5. Embora as condições gerais do sistema carcerário no Distrito Federal seja diferenciada e excelência, em particular no que toca à segregação dos presos por descumprimento de dívida civil, mas diante do quadro de pandemia causada por vírus, cujos meios de transmissão e tempo de sobrevida fora do abrigo do corpo humano estão ainda por se descobrir, atrelado à inexistência de vacina e meios de tratamento e cura, todos pendentes de estudos, é forçoso reconhecer que, apesar dos esforços e medidas profiláticas adotadas pela Polícia Civil, resta uma margem de risco de contágio e que precisa ser sopesada, considerando a natureza da obrigação e a finalidade da segregação.
6. Inevitável o reconhecimento de que as condições em que se encontrariam os reclusos por dívida alimentar não atendem aos pressupostos mínimos para a prevenção do contágio e disseminação da COVID-19, não havendo razão para deixar de afastar os riscos desnecessários e já tão elevados neste estado de pandemia, não só em prol da saúde individual dos pacientes, como também da repercussão de uma eventual contaminação e sobrecarga no sistema público de saúde.

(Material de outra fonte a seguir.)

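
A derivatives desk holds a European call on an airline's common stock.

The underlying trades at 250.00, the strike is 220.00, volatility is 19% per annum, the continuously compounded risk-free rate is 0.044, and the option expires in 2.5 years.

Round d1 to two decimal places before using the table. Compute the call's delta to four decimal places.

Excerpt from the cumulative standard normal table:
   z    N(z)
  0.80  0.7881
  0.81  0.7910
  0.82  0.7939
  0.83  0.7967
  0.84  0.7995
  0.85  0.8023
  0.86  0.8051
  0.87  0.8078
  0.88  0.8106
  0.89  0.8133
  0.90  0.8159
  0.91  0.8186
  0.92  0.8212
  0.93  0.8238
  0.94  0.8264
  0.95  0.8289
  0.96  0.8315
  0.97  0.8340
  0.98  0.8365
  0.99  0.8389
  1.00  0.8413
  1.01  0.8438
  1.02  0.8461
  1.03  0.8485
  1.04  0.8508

0.8264

T = 2.5;  σ√T = 0.3004
d₁ = [ln(250/220) + (0.044 + 0.19²/2)·2.5] / 0.3004 = [0.1278 + 0.1551] / 0.3004 = 0.9419 which rounds to 0.94
N(d₁) = N(0.94) = 0.8264
Δ_call = N(d₁) = 0.8264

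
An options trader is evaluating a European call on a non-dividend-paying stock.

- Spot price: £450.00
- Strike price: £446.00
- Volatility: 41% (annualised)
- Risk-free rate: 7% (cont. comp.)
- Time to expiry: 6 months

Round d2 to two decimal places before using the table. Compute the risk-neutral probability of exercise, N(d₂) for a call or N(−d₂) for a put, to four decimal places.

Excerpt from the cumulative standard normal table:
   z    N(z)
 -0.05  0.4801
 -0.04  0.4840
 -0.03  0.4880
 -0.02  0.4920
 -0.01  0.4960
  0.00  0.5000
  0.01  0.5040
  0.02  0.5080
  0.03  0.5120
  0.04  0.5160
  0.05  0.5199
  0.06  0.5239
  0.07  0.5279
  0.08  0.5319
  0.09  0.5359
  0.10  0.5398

σ√T = 0.41·√0.5 = 0.2899
d₁ = [ln(450/446) + (0.07 + 0.41²/2)·0.5] / 0.2899 = [0.0089 + 0.0770] / 0.2899 = 0.2965 → 0.30
d₂ = d₁ − σ√T = 0.2965 − 0.2899 = 0.0066 → 0.01
Pr(exercise) under Q = N(d₂) = 0.5040

0.5040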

7. Em que pese a eventual colisão de interesses legítimos e igualmente protegidos pela ordem constitucional – o direito à vida, saúde e integridade física do indivíduo, mesmo quando privado da liberdade – e de outro o interesse legítimo do filho – a paternidade responsável, a percepção da prestação alimentícia como recurso mínimo necessário à garantia de sua subsistência e dignidade – deve-se, dentro do juízo de ponderação, primar pela proteção do direito básico à vida e à saúde, até porque restarão assegurados igualmente os interesses dos alimentandos, seja quanto à fonte de custeio para sua sobrevivência, como o crédito já constituído não sofrerá qualquer abalo no que se refere à sua existência e exigibilidade.

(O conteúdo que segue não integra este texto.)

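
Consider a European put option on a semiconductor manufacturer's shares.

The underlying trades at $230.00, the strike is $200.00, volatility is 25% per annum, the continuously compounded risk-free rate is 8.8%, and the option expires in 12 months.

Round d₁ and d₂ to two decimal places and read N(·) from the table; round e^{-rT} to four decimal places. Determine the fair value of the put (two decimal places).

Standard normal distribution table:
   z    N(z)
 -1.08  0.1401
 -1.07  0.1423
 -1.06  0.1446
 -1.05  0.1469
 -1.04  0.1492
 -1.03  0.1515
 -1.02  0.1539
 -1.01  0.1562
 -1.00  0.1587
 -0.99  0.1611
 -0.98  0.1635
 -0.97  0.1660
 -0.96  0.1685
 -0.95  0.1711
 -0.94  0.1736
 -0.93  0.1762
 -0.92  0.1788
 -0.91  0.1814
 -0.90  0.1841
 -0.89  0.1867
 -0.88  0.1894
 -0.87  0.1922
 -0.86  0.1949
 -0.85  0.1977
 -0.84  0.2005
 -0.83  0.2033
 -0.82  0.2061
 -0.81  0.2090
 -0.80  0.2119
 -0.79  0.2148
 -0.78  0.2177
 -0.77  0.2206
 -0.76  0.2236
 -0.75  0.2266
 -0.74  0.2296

σ√T = 0.25 × 1.0000 = 0.2500
d₁ = [ln(230/200) + (0.088 + ½·0.25²)·1] / (σ√T) = (0.1398 + 0.1192) / 0.2500 = 1.0360 which rounds to 1.04
d₂ = 1.0360 − 0.2500 = 0.7860 which rounds to 0.79
exp(−rT) = exp(−0.088·1) = 0.9158
N(−d₂) = N(-0.79) = 0.2148;  N(−d₁) = N(-1.04) = 0.1492
P = 200·0.9158·0.2148 − 230·0.1492 = 39.3428 − 34.3160 = 5.0268

$5.03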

8. A prisão civil dos devedores de alimentos não configura pena, mas tão somente meio coercitivo para o cumprimento de obrigação de natureza alimentar e a fim de garantir o sustento daqueles que dele dependem. Daí mais uma razão para se separar o joio do trigo, pois a medida coercitiva não deve acarretar ou causar mal além do necessário para compelir o cumprimento da prestação civil.

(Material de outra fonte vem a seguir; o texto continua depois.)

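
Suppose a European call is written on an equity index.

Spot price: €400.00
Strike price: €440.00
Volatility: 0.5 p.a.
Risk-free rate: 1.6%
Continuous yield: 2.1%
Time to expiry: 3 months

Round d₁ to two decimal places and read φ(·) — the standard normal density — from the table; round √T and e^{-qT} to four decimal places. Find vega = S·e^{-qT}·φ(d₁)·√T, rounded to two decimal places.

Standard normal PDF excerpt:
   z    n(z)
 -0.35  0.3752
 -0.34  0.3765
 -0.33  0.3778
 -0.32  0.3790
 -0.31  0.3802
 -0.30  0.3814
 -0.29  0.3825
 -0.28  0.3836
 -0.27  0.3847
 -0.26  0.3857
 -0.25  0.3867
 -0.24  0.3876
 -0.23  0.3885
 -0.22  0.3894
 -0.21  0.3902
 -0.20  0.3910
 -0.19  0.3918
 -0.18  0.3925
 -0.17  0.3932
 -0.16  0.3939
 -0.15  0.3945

76.74

T = 0.25;  σ√T = 0.2500
d₁ = [ln(400/440) + (0.016 − 0.021 + ½·0.5²)·0.25] / (σ√T) = (-0.0953 + 0.0300) / 0.2500 = -0.2612 → -0.26
√T = √0.25 = 0.5000
φ(d₁) = φ(-0.26) = 0.3857
e^(−qT) = e^(−0.021·0.25) = 0.9948
vega = S·e^(−qT)·φ(d₁)·√T = 400·0.9948·0.3857·0.5000 = 76.7389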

9. Dadas as proporções e magnitude de cada um dos direitos em conflito, o interesse do credor ao pagamento de prestação alimentar não pode se sobrepor à saúde e integridade do devedor, com mais razão se considerado o risco eventual de irreversibilidade do dano, na hipótese de contaminação dos presos e o desenvolvimento do quadro infeccioso mais grave.
10. A seu turno, o credor não ficará desamparado, ante a possibilidade de se buscar a satisfação do crédito por outros meios, ou seja, expropriação patrimonial ou desconto de parcela na folha de pagamento.
11. Neste quadro excepcional, revela-se justa e razoável a concessão da ordem liberatória para aqueles que se encontram reclusos em razão de dívidas alimentícias, bem como para prevenir novos encarceramentos de mesma natureza enquanto perdurar a situação de Emergência em Saúde Pública de Importância Nacional, decorrente da transmissão comunitária do coronavírus (covid-19).
12. HABEAS CORPUS COLETIVO CONHECIDO. ORDEM CONCEDIDA.
A decisão ordenou a expedição dos respectivos alvarás de soltura e, ao todo, beneficia 29 presos detidos na carceragem da PCDF.